Machine learning is one of the most amazing new things our smartphones can do, but it’s a term that’s often used and seldom understood. In a blog post, Google took the time to explain in detail how machine learning algorithms were used and implemented specifically in the new Recorder app for Pixel phones, specifically how machine learning makes this the best recording app you’ve ever used in your life.
Recorder’s simple interface is deceiving. In the back-end is a collection of code that’s designed to listen to, understand, transcribe, and even classify the speech and other audio that’s heard by your phone when recording with the Recorder app. While recording audio, you’ll immediately notice a few things: aside from the wavelength and timeline presented, you’ll also see different colors and categories appear on screen in the main tab, while the words being said are located in the transcription tab and appear in real-time.
Recorder is able to provide this real-time transcription because it’s back-end code analyzes the audio coming in and cross-references it with different types of audio it’s been taught to understand. Examples of understood audio categories include music, speech, whistling, a dog barking, and plenty of other common sounds. Each sound category is represented visually by using unique colors that help users quickly identify what’s being heard during playback without having to actually listen to the audio. That makes a huge difference when trying to find something after the recording has finished, as you’ll no longer have to sit and scrub through audio just to find what you’re looking for.
Recorder checks every 50ms for sound profiles but, since there are 1000 milliseconds in a second, that means the classification would constantly change and vary wildly depending on what’s identified as the primary audio.
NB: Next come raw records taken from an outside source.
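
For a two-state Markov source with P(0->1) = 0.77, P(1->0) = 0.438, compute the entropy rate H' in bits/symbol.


Stationary distribution: pi_0 = p10/(p01+p10) = 0.3626, pi_1 = 0.6374. Entropy rate H' = pi_0*H(p01) + pi_1*H(p10) = 0.3626*0.778 + 0.6374*0.9889 = 0.9124

0.9124 bits/symbol


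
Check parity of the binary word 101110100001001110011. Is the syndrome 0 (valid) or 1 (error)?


Syndrome = XOR of all bits = 1 XOR 0 XOR 1 XOR 1 XOR 1 XOR 0 XOR 1 XOR 0 XOR 0 XOR 0 XOR 0 XOR 1 XOR 0 XOR 0 XOR 1 XOR 1 XOR 1 XOR 0 XOR 0 XOR 1 XOR 1 = 1

1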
To avoid this sort of crazy scatter-brained categorization of audio, Google has developed a filtering method that tosses out the junk data by cross-referencing it with longer samples of the audio that’s being recorded, thus, helping better classify sounds by not constantly switching their category during listening.
During recording, Recorder identifies words spoken via an on-device machine learning algorithm. That means no data is sent to Google servers (or anywhere else, for that matter), as the processor onboard is able to check against a sort of on-device dictionary to ensure the correct words. Words are checked against a decision tree that includes the filtering of things like swear words. This model is so advanced it’s even able to identify grammatical roles of words, better helping it form full sentences for later use.
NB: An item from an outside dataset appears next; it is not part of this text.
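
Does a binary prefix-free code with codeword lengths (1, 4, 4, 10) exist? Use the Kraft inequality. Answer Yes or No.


Kraft sum = sum(2^(-l_i)) = 0.626, need <= 1. Result: satisfied (a binary prefix-free code with these lengths exists)

Yes


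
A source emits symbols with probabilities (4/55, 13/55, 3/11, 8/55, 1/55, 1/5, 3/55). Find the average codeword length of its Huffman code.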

These words are then assembled into a timeline in sentence structure and assigned a position on the timeline. Words can be visually scrolled through and searched for after recording has been finished. Users can even click each word to be taken to that specific time in the recording, helping better understand context and meaning. By utilizing these categories, as well as word-recognition, Google can even provide three tags for use at the end of a recording to more quickly and accurately help name the recording.